次日,她背上书包,重新前往办公室向班主任报到,领取新书。
当她抱着一堆书站在十一班的门口时,脚步稍顿,心里依旧有些不忍和抗拒。
尽管已经决定继续在一中就读,但那个人给她留下的阴影仍旧挥之不去,让她难以接受接下来一年与他同班的事实。
正当犹豫不决时,几个女生在教室内看到她,都跑出来热情迎了上来。
她们七嘴八舌地说:“哎,星星,你终于来了,昨天听说你要退学,我们差点没被吓死。”
“啊?”夏简心尴尬地饶头,“对不起啊....”
“哎呀没事。”几个女生带她走进教室,来到最后一排靠窗的独桌说:“昨天教室刚好坐满没空位了,今早老师让他们男生去别班搬了套新桌椅,你就在这先委屈坐一段时间,期中考试后应该就换位了。”
“没事,我挺喜欢这独座的。”夏简心满不在乎地拉开椅子,把书包放下,半开玩笑地说:“不是有句老话这么说的吗?后排靠窗,王的故乡,课桌两旁,堕落的王!”
她指着自己调侃:“这座位是我滴故乡。”
说完,她似想起什么,又哼唱了一句:“我滴故乡,在东北,松花江上~”
几个女生被她逗笑。
她们本以为有了昨天那种事儿,今天夏简心来学校肯定会一脸不悦,对谁都爱理不理,没想到这人心还跟以前一样大,干啥都乐观的不行。
前排男生听到后面动静忍不住转身自来熟地接话:“那照你这么说,你小子抢了我的王位啊?本来最后一排靠窗是我的宝座。

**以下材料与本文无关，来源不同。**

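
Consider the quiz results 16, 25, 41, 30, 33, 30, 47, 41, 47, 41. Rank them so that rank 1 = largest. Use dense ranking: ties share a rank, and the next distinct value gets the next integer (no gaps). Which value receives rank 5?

25

Sorted (descending): 47, 47, 41, 41, 41, 33, 30, 30, 25, 16
The 2 values of 47 share dense rank 1.
The 3 values of 41 share dense rank 2.
The 2 values of 30 share dense rank 4.
Remaining distinct values take the next consecutive integers.
Rank 5 → value 25.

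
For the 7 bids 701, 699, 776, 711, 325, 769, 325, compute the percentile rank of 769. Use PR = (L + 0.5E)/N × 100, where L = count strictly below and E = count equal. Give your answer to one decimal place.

78.6

N = 7.
Strictly below 769: 5. Equal to 769: 1.
PR = (5 + 0.5·1)/7 × 100 = 78.6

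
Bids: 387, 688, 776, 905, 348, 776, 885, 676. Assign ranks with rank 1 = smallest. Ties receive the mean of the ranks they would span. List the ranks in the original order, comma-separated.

Sorted (ascending): 348, 387, 676, 688, 776, 776, 885, 905
The 2 values of 776 occupy positions 5–6 → average rank (5+6)/2 = 5.5.

2, 4, 5.5, 8, 1, 5.5, 7, 3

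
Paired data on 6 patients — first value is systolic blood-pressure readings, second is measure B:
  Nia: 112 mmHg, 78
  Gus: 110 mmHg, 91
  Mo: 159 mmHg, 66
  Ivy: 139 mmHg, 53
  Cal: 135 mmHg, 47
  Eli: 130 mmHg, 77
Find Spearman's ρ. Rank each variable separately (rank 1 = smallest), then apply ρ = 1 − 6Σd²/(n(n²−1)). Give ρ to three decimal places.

Ranks of variable 1: 2, 1, 6, 5, 4, 3
Ranks of variable 2: 5, 6, 3, 2, 1, 4
d = r₁ − r₂: -3, -5, 3, 3, 3, -1
d²: 9, 25, 9, 9, 9, 1; Σd² = 62
ρ = 1 − 6·62/(6·35) = 1 − 372/210 = -0.771

-0.771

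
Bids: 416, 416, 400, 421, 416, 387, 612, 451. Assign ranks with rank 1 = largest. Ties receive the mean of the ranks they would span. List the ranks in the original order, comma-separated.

5, 5, 7, 3, 5, 8, 1, 2

Sorted (descending): 612, 451, 421, 416, 416, 416, 400, 387
The 3 values of 416 occupy positions 4–6 → average rank 5.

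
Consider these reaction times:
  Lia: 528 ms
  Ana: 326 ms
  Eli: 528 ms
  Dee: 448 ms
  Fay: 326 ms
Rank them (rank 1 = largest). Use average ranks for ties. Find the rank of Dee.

3

Sorted (descending): 528, 528, 448, 326, 326
The 2 values of 528 occupy positions 1–2 → average rank (1+2)/2 = 1.5.
The 2 values of 326 occupy positions 4–5 → average rank (4+5)/2 = 4.5.
Dee has value 448 ms → rank 3.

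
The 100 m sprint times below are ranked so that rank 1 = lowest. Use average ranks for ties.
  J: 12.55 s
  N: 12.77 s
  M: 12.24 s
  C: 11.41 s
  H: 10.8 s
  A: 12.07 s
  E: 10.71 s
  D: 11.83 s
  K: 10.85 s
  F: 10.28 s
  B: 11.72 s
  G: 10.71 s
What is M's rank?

10

Sorted (ascending): 10.28, 10.71, 10.71, 10.8, 10.85, 11.41, 11.72, 11.83, 12.07, 12.24, 12.55, 12.77
The 2 values of 10.71 occupy positions 2–3 → average rank (2+3)/2 = 2.5.
M has value 12.24 s → rank 10.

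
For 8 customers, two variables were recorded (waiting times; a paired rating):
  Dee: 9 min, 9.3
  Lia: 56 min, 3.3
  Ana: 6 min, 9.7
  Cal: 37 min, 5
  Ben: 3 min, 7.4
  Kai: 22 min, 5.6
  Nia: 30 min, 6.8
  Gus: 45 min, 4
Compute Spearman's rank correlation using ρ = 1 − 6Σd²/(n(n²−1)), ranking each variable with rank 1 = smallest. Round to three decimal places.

-0.905

Ranks of variable 1: 3, 8, 2, 6, 1, 4, 5, 7
Ranks of variable 2: 7, 1, 8, 3, 6, 4, 5, 2
d = r₁ − r₂: -4, 7, -6, 3, -5, 0, 0, 5
d²: 16, 49, 36, 9, 25, 0, 0, 25; Σd² = 160
ρ = 1 − 6·160/(8·63) = 1 − 960/504 = -0.905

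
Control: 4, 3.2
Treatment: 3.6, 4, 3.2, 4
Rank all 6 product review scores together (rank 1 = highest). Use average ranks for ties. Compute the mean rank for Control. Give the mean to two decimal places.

3.75

Sorted (descending): 4, 4, 4, 3.6, 3.2, 3.2
The 3 values of 4 occupy positions 1–3 → average rank 2.
The 2 values of 3.2 occupy positions 5–6 → average rank (5+6)/2 = 5.5.
Control values → pooled ranks: 4→2, 3.2→5.5
Mean rank = (2 + 5.5) / 2 = 3.75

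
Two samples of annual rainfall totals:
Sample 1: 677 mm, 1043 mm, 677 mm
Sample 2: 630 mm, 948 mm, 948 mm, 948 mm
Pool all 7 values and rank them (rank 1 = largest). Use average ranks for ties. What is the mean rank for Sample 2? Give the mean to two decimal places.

4.00

Sorted (descending): 1043, 948, 948, 948, 677, 677, 630
The 3 values of 948 occupy positions 2–4 → average rank 3.
The 2 values of 677 occupy positions 5–6 → average rank (5+6)/2 = 5.5.
Sample 2 values → pooled ranks: 630→7, 948→3, 948→3, 948→3
Mean rank = (7 + 3 + 3 + 3) / 4 = 4.00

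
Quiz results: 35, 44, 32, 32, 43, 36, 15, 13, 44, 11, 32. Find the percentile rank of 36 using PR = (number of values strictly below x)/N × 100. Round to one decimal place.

63.6

N = 11.
Strictly below 36: 7. Equal to 36: 1.
PR = 7/11 × 100 = 63.6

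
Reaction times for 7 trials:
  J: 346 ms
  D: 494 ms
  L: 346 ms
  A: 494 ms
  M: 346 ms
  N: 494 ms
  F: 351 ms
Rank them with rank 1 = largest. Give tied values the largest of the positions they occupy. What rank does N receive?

Sorted (descending): 494, 494, 494, 351, 346, 346, 346
The 3 values of 494 occupy positions 1–3 → each gets rank 3.
The 3 values of 346 occupy positions 5–7 → each gets rank 7.
N has value 494 ms → rank 3.

3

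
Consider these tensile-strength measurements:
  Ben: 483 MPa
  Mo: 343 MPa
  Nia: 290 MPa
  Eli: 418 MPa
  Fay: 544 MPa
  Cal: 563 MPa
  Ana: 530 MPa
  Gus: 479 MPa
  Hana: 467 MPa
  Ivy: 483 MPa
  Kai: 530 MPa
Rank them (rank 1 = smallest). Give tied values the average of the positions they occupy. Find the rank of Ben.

Sorted (ascending): 290, 343, 418, 467, 479, 483, 483, 530, 530, 544, 563
The 2 values of 483 occupy positions 6–7 → average rank (6+7)/2 = 6.5.
The 2 values of 530 occupy positions 8–9 → average rank (8+9)/2 = 8.5.
Ben has value 483 MPa → rank 6.5.

6.5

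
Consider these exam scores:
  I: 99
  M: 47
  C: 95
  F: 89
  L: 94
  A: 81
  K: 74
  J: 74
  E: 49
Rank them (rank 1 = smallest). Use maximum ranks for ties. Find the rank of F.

Sorted (ascending): 47, 49, 74, 74, 81, 89, 94, 95, 99
The 2 values of 74 occupy positions 3–4 → each gets rank 4.
F has value 89 → rank 6.

6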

”
面对男生突如其来的自来熟,夏简心没表现出陌生的面孔,反倒一脸得意地摊手说:“那没办法喽,要不——”
她手撑在桌面,凑近过去拉近距离,与他四目相对,眼中满是戏谑,故意挑音勾人地问:“本王勉为其难封你个后位?”
话毕,她模仿网上的表情包,对那人挤眉弄眼,表演了一记眼部抽搐(wink)。
男生:“........”
“哈哈哈哈哈哈”
几个看热闹的女生又笑起来。
听到她们笑,夏简心收回自己的独家表演,转身对众人张牙舞爪,威胁道:“不许笑!再笑我就画个圈圈诅咒你们!”
“好好好,不笑了不笑了,快上课了,我们先回位了。”
几人推搡着从夏简心座位旁边离开。
等她们走后,夏简心边收拾从办公室领的新课本,边主动询问:“哎,帅哥,昨天你们上了哪些课,讲了哪些知识点,能告诉我吗?”

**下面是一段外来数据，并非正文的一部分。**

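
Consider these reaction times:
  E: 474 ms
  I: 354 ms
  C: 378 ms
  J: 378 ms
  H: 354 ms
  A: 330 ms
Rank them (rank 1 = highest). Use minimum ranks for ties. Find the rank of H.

Sorted (descending): 474, 378, 378, 354, 354, 330
The 2 values of 378 occupy positions 2–3 → each gets rank 2.
The 2 values of 354 occupy positions 4–5 → each gets rank 4.
H has value 354 ms → rank 4.

4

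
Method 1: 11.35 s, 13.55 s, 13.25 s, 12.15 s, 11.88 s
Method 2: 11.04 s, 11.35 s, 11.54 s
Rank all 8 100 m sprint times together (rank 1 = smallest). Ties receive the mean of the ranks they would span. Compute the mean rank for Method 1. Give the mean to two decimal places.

Sorted (ascending): 11.04, 11.35, 11.35, 11.54, 11.88, 12.15, 13.25, 13.55
The 2 values of 11.35 occupy positions 2–3 → average rank (2+3)/2 = 2.5.
Method 1 values → pooled ranks: 11.35→2.5, 13.55→8, 13.25→7, 12.15→6, 11.88→5
Mean rank = (2.5 + 8 + 7 + 6 + 5) / 5 = 5.70

5.70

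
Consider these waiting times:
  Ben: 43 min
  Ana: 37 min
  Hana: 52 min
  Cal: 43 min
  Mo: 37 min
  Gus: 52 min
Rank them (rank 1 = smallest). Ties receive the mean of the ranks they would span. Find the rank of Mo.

Sorted (ascending): 37, 37, 43, 43, 52, 52
The 2 values of 37 occupy positions 1–2 → average rank (1+2)/2 = 1.5.
The 2 values of 43 occupy positions 3–4 → average rank (3+4)/2 = 3.5.
The 2 values of 52 occupy positions 5–6 → average rank (5+6)/2 = 5.5.
Mo has value 37 min → rank 1.5.

1.5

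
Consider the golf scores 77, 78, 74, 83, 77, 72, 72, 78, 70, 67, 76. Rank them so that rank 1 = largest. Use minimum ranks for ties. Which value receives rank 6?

76

Sorted (descending): 83, 78, 78, 77, 77, 76, 74, 72, 72, 70, 67
The 2 values of 78 occupy positions 2–3 → each gets rank 2.
The 2 values of 77 occupy positions 4–5 → each gets rank 4.
The 2 values of 72 occupy positions 8–9 → each gets rank 8.
Rank 6 → value 76.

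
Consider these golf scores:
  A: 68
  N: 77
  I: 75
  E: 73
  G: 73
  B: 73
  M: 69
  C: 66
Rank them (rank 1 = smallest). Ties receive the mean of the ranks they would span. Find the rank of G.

5

Sorted (ascending): 66, 68, 69, 73, 73, 73, 75, 77
The 3 values of 73 occupy positions 4–6 → average rank 5.
G has value 73 → rank 5.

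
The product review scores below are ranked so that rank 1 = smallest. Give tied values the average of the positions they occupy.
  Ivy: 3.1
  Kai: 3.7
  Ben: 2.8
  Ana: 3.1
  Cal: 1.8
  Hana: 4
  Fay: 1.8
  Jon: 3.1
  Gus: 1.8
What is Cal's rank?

2

Sorted (ascending): 1.8, 1.8, 1.8, 2.8, 3.1, 3.1, 3.1, 3.7, 4
The 3 values of 1.8 occupy positions 1–3 → average rank 2.
The 3 values of 3.1 occupy positions 5–7 → average rank 6.
Cal has value 1.8 → rank 2.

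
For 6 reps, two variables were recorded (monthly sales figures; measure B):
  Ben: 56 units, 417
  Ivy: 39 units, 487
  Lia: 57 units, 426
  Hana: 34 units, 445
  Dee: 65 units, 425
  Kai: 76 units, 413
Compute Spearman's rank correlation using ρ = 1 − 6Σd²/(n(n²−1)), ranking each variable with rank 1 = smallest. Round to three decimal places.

-0.771

Ranks of variable 1: 3, 2, 4, 1, 5, 6
Ranks of variable 2: 2, 6, 4, 5, 3, 1
d = r₁ − r₂: 1, -4, 0, -4, 2, 5
d²: 1, 16, 0, 16, 4, 25; Σd² = 62
ρ = 1 − 6·62/(6·35) = 1 − 372/210 = -0.771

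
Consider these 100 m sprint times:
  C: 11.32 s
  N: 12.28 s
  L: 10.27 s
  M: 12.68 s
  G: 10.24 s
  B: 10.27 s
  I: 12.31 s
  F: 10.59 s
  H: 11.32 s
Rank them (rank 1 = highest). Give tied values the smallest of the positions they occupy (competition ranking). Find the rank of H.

4

Sorted (descending): 12.68, 12.31, 12.28, 11.32, 11.32, 10.59, 10.27, 10.27, 10.24
The 2 values of 11.32 occupy positions 4–5 → each gets rank 4.
The 2 values of 10.27 occupy positions 7–8 → each gets rank 7.
H has value 11.32 s → rank 4.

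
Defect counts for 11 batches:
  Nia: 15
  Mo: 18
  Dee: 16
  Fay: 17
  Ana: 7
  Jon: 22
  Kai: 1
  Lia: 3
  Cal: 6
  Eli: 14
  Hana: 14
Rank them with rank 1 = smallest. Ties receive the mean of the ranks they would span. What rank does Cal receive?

3

Sorted (ascending): 1, 3, 6, 7, 14, 14, 15, 16, 17, 18, 22
The 2 values of 14 occupy positions 5–6 → average rank (5+6)/2 = 5.5.
Cal has value 6 → rank 3.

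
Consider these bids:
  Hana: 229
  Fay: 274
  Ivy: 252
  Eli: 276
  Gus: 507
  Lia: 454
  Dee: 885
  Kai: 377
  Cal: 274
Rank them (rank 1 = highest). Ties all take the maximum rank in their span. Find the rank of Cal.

7

Sorted (descending): 885, 507, 454, 377, 276, 274, 274, 252, 229
The 2 values of 274 occupy positions 6–7 → each gets rank 7.
Cal has value 274 → rank 7.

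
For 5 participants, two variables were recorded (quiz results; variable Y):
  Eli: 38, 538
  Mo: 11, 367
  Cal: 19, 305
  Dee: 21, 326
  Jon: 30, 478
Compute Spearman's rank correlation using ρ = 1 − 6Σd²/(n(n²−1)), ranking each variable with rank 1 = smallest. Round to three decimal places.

0.700

Ranks of variable 1: 5, 1, 2, 3, 4
Ranks of variable 2: 5, 3, 1, 2, 4
d = r₁ − r₂: 0, -2, 1, 1, 0
d²: 0, 4, 1, 1, 0; Σd² = 6
ρ = 1 − 6·6/(5·24) = 1 − 36/120 = 0.700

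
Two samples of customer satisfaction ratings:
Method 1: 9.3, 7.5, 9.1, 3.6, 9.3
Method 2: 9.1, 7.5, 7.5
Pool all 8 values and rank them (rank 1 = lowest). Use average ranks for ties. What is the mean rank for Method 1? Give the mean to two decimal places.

4.90

Sorted (ascending): 3.6, 7.5, 7.5, 7.5, 9.1, 9.1, 9.3, 9.3
The 3 values of 7.5 occupy positions 2–4 → average rank 3.
The 2 values of 9.1 occupy positions 5–6 → average rank (5+6)/2 = 5.5.
The 2 values of 9.3 occupy positions 7–8 → average rank (7+8)/2 = 7.5.
Method 1 values → pooled ranks: 9.3→7.5, 7.5→3, 9.1→5.5, 3.6→1, 9.3→7.5
Mean rank = (7.5 + 3 + 5.5 + 1 + 7.5) / 5 = 4.90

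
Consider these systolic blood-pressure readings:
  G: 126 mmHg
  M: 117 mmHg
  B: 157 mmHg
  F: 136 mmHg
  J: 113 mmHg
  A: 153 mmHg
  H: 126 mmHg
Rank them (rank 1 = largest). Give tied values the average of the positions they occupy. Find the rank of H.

4.5

Sorted (descending): 157, 153, 136, 126, 126, 117, 113
The 2 values of 126 occupy positions 4–5 → average rank (4+5)/2 = 4.5.
H has value 126 mmHg → rank 4.5.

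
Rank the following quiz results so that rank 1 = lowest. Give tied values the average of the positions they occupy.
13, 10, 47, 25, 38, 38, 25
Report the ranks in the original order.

Sorted (ascending): 10, 13, 25, 25, 38, 38, 47
The 2 values of 25 occupy positions 3–4 → average rank (3+4)/2 = 3.5.
The 2 values of 38 occupy positions 5–6 → average rank (5+6)/2 = 5.5.

2, 1, 7, 3.5, 5.5, 5.5, 3.5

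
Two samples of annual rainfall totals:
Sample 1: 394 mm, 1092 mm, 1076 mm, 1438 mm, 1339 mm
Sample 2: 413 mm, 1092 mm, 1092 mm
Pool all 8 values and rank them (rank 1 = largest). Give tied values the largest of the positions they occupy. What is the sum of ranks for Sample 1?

22

Sorted (descending): 1438, 1339, 1092, 1092, 1092, 1076, 413, 394
The 3 values of 1092 occupy positions 3–5 → each gets rank 5.
Sample 1 values → pooled ranks: 394→8, 1092→5, 1076→6, 1438→1, 1339→2
Rank sum = 8 + 5 + 6 + 1 + 2 = 22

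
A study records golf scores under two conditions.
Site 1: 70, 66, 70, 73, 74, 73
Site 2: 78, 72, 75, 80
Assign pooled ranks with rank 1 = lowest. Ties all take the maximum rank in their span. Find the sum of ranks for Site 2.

31

Sorted (ascending): 66, 70, 70, 72, 73, 73, 74, 75, 78, 80
The 2 values of 70 occupy positions 2–3 → each gets rank 3.
The 2 values of 73 occupy positions 5–6 → each gets rank 6.
Site 2 values → pooled ranks: 78→9, 72→4, 75→8, 80→10
Rank sum = 9 + 4 + 8 + 10 = 31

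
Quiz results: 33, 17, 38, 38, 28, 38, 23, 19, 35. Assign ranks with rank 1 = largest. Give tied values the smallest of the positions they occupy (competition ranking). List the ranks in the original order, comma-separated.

Sorted (descending): 38, 38, 38, 35, 33, 28, 23, 19, 17
The 3 values of 38 occupy positions 1–3 → each gets rank 1.

5, 9, 1, 1, 6, 1, 7, 8, 4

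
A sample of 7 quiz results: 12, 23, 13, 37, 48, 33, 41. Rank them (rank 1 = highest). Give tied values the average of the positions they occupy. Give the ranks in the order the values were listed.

7, 5, 6, 3, 1, 4, 2

Sorted (descending): 48, 41, 37, 33, 23, 13, 12
No ties — each value takes its position as its rank.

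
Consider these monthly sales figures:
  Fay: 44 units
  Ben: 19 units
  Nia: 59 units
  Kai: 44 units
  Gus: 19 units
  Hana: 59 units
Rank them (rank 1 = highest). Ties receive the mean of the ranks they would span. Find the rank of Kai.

Sorted (descending): 59, 59, 44, 44, 19, 19
The 2 values of 59 occupy positions 1–2 → average rank (1+2)/2 = 1.5.
The 2 values of 44 occupy positions 3–4 → average rank (3+4)/2 = 3.5.
The 2 values of 19 occupy positions 5–6 → average rank (5+6)/2 = 5.5.
Kai has value 44 units → rank 3.5.

3.5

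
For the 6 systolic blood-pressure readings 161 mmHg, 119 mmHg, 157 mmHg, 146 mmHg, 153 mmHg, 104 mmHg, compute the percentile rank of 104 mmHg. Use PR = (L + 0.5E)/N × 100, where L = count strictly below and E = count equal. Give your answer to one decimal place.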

怕他上课不听讲,又找补了一句:“或着你告诉我咱们班班长是谁,我去找他也行,顺便老师让我找他带我补办饭卡。”
“帅哥?”
男生细细品味这从她口中说出来的称呼,嘴边笑容难压,周身仿佛蜜罐打翻的腻味,一点点渗透进心里,甜滋滋的。
他很满意她那句“帅哥”称呼,指着她肯定道:“还是你这个新来的有眼光。”
夏简心汗颜:“.....”
啥意思啊?
就光听见帅哥两字了呗?
“这世界像你这样有眼光的凡人可不多了,你这朋友,我是不交都说不过去了。”男生拍拍胸脯说:“我叫许卿夏,是许卿一世繁华,共度春夏的意思。”
“哇!好好听的名字啊!”夏简心听后充当气氛组夸赞一番。随即,她拉下脸,毫不在意地问:“那这位...嗯...许同学,我们班班长是谁?”

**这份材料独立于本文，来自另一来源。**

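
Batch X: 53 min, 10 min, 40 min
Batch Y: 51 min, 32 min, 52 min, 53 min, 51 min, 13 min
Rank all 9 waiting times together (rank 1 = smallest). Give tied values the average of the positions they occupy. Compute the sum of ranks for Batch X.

Sorted (ascending): 10, 13, 32, 40, 51, 51, 52, 53, 53
The 2 values of 51 occupy positions 5–6 → average rank (5+6)/2 = 5.5.
The 2 values of 53 occupy positions 8–9 → average rank (8+9)/2 = 8.5.
Batch X values → pooled ranks: 53→8.5, 10→1, 40→4
Rank sum = 8.5 + 1 + 4 = 13.5

13.5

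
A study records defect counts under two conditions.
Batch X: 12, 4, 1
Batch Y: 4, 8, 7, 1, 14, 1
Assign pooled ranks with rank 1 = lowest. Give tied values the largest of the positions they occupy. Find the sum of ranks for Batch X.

16

Sorted (ascending): 1, 1, 1, 4, 4, 7, 8, 12, 14
The 3 values of 1 occupy positions 1–3 → each gets rank 3.
The 2 values of 4 occupy positions 4–5 → each gets rank 5.
Batch X values → pooled ranks: 12→8, 4→5, 1→3
Rank sum = 8 + 5 + 3 = 16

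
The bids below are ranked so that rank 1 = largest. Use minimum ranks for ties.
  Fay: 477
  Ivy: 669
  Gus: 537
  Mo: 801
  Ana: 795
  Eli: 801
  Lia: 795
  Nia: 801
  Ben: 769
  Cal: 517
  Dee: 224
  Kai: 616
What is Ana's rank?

Sorted (descending): 801, 801, 801, 795, 795, 769, 669, 616, 537, 517, 477, 224
The 3 values of 801 occupy positions 1–3 → each gets rank 1.
The 2 values of 795 occupy positions 4–5 → each gets rank 4.
Ana has value 795 → rank 4.

4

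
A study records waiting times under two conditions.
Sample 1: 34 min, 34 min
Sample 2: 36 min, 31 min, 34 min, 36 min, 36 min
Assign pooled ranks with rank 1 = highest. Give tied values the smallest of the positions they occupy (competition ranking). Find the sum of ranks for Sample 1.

8

Sorted (descending): 36, 36, 36, 34, 34, 34, 31
The 3 values of 36 occupy positions 1–3 → each gets rank 1.
The 3 values of 34 occupy positions 4–6 → each gets rank 4.
Sample 1 values → pooled ranks: 34→4, 34→4
Rank sum = 4 + 4 = 8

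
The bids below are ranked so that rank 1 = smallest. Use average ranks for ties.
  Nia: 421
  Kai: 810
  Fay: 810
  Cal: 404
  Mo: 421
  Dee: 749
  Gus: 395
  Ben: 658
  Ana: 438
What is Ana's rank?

Sorted (ascending): 395, 404, 421, 421, 438, 658, 749, 810, 810
The 2 values of 421 occupy positions 3–4 → average rank (3+4)/2 = 3.5.
The 2 values of 810 occupy positions 8–9 → average rank (8+9)/2 = 8.5.
Ana has value 438 → rank 5.

5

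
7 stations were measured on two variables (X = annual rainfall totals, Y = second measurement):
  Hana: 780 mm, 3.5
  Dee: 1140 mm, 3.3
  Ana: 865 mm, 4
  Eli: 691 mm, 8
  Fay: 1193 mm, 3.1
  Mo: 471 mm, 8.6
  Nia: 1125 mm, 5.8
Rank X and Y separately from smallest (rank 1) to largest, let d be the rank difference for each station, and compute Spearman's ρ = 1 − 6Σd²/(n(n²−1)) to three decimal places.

Ranks of variable 1: 3, 6, 4, 2, 7, 1, 5
Ranks of variable 2: 3, 2, 4, 6, 1, 7, 5
d = r₁ − r₂: 0, 4, 0, -4, 6, -6, 0
d²: 0, 16, 0, 16, 36, 36, 0; Σd² = 104
ρ = 1 − 6·104/(7·48) = 1 − 624/336 = -0.857

-0.857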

许卿夏见她不把他郑重的自我介绍当回事,心里有点受挫,“哎不是,你这人....”
“噢噢——”
夏简心反应过来,敷衍至极地回:“夏简心,没寓意,我爸妈没你爸妈有文化,我爸妈是抛筛子决定字典页数随便取的,我哥也是。”
“.......”
许卿夏扶额,试图重新寻找话题,干笑两声:“话虽如此,不过咱俩确实挺有缘分的,你不觉得吗?”
“?”
夏简心收拾动作未停,倒是那张嘴比脑子反应的快。
她顺势脱口而出:“那我不是你正缘。”
许卿夏:“......”
他见她没反应过来,坚持地说:“你看,我们俩的名字里都有个‘夏’字,这不就是缘分吗?”
话毕,男生顺嘴解释了一句她误会的事儿:“再说了,虽然本人确实遗传了父母优越的外貌条件,但也没有用金砖盖厕所的打算,这你可以放心。”
“……?”
夏简心停下手中的动作,面部表情变化万千,最终定格为一丝嫌弃:“这种八竿子打不着的缘分你都能提出来,你是不是没话说了?没话说可以不说的。”
她佩服地对他竖起大拇指,然后又摸了摸自己还算白净的脸,绝不让自己在口头上吃亏:“还有,什么叫‘也没有用金砖盖厕所的打算’?虽然我哥长得不怎么样,但你不能否认我也长得不怎么样吧?我可是我们家祖上三代遗传下来的绝世美貌,此等容貌天地难寻,你一介凡人懂什么?”
许卿夏笑得止不住声,他看夏简心那小表情,脑中不由回想起昨天前面两女生说认识她就会被打脸的事,果然狠狠应验了。
他觉得眼前这人还挺有意思的,起码跟得上他缺根筋的脑回路。
想到这,他又好奇地问:“那既然你遗传了你家祖上三代的绝世美貌,怎么到你哥那就变样了?”
“不知道。”夏简心说:“可能是基因突变了呗。”
男生听后忍不住大笑,“是不是在你们这些妹妹眼里,哥哥都是基因突变的产物?”
他是真没想到她会用“基因突变”这个词,估计如果是他的话,绞尽脑汁都可能不会想到这上面,最多只会委婉转移话题或者笑笑打打马虎,不会这么直接。
夏简心不以为意地耸了耸肩。
不久,上课铃声响起,所有人纷纷回到座位。
江祁安从办公室出来,他手上拿着刚刚班主任给他的学生证和饭卡,一走进教室,扫视了教室一圈,看到夏简心的位置脸色瞬间一变,脚步千斤重。
出了昨天那种应激情况,这又碰上,还坐前后位,一步之遥,估计以后的日子不会很太平。
因为此女对江祁安来说,就像定时炸弹,指不定什么时候就“轰”的一声炸了。
.
回到座位,意料之中的事情并没有发生。
就这样,江祁安战战兢兢上完了一整堂课。
下课后,他把班主任给他的东西放她桌上,简言说:“老师叫我给的,校服自己去领,学校后勤部在操场那边。”
夏简心接过东西,不想多言地“嗯”一声。
她对他的厌恶溢于言表,如不是老师让她坐这儿,她早就换位了。
反正就共处一学期,一学期之后文理分科她就再也不用看见这长得跟麝鼠一样的脸了。
“呼~”
她深吸一口气,提醒自己,成大事者不拘小节。
然而...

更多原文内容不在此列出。